Mr Johnson’s comment that aid recipients have looked on DfID as a ‘giant cashpoint in the sky that arrives without any reference to UK interests’, was to say the least insulting. It encouraged headlines (already recycled many times) to be dragged out in support of the merger. The trapeze, acrobatics and juggling lessons funded by British taxpayers (claims last sighted in 2015 and 2017 in publications such as The Daily Express, The Sun, and The Daily Mail) have been dredged up as evidence of wasted cash. 

The idea of aid for trade has long been controversial. The fundamental concept? We give water; they buy our cars. In its current incarnation, DfID hasn’t worked like that, but rather for the common good – for development. Mr Johnson will keep DfID’s £15bn budget intact, with the UK committed to continuing to spend 0.7% of national income on aid projects. But - he wants the aid to be given only with our national interests at heart.

The remit for DfID is wide, but sustained poverty reduction has been a major factor in all that it does. I fear that will be threatened by the merger – because what does the UK get back from that?

Wearing another hat, that of the chair of ZamScotEd, a very small charity based in Argyll that supports the education of some of Zambia’s poorest children, can I tell you why even juggling lessons are worth funding without asking anything in return?
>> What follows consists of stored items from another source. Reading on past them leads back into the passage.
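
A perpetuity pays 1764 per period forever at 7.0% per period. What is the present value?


PV = PMT / i
= 1764 / 0.07
= 25200.0


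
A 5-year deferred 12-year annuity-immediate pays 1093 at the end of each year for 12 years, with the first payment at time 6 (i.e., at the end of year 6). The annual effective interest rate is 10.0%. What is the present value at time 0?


PV at time 5 of the 12-year annuity-immediate:
a_n = 1093 * (1-(1+0.1)^(-12))/0.1 = 7447.3652
Discount back 5 years to time 0:
PV = 7447.3652 * (1+0.1)^(-5)
= 7447.3652 * 0.620921
= 4624.2278


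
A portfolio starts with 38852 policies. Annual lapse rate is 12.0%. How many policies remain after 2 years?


remaining = initial * (1 - lapse)^years
= 38852 * (1 - 0.12)^2
= 38852 * 0.7744
= 30086.9888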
Our charity is a member of Scotland's International Development Alliance. Like us, members are non-government organisations working in many developing countries in many different ways. To illustrate the ‘crime’ of ‘funding juggling lessons’, let me tell you about one organisation that gets street kids playing football and doing acrobatics in Tanzania.  Those children are attracted from surviving on food picked from the rubbish dumps of Dar es Salaam into sporting teams and given skills they enjoy. From there, the majority go on to school, to jobs, and to contributing to their society. 

Many of the children attending the secondary school ZamScotEd initiated on the outskirts of Lusaka are former street kids, (and yes, learning to perform traditional music and acrobatics, though not with DfID money).

By engaging the poorest of children, funding the means to give them skills, then channelling them into an education that can transform their lives, we help to achieve the UN’s first sustainable development goal – the elimination of poverty. Catholic Social Teaching says: ‘The common good is the sum of those conditions of social life which allow social groups and their individual members relatively thorough and ready access to their own fulfilment.’
(Vatican II)

What do we get back? Fulfilled people less likely to migrate. Countries with educated populations able to govern well for the benefit of the peace of the whole world. 

But those educated people will also be able to negotiate trade deals that are fair and just – now there’s a concept for Mr Johnson to juggle with.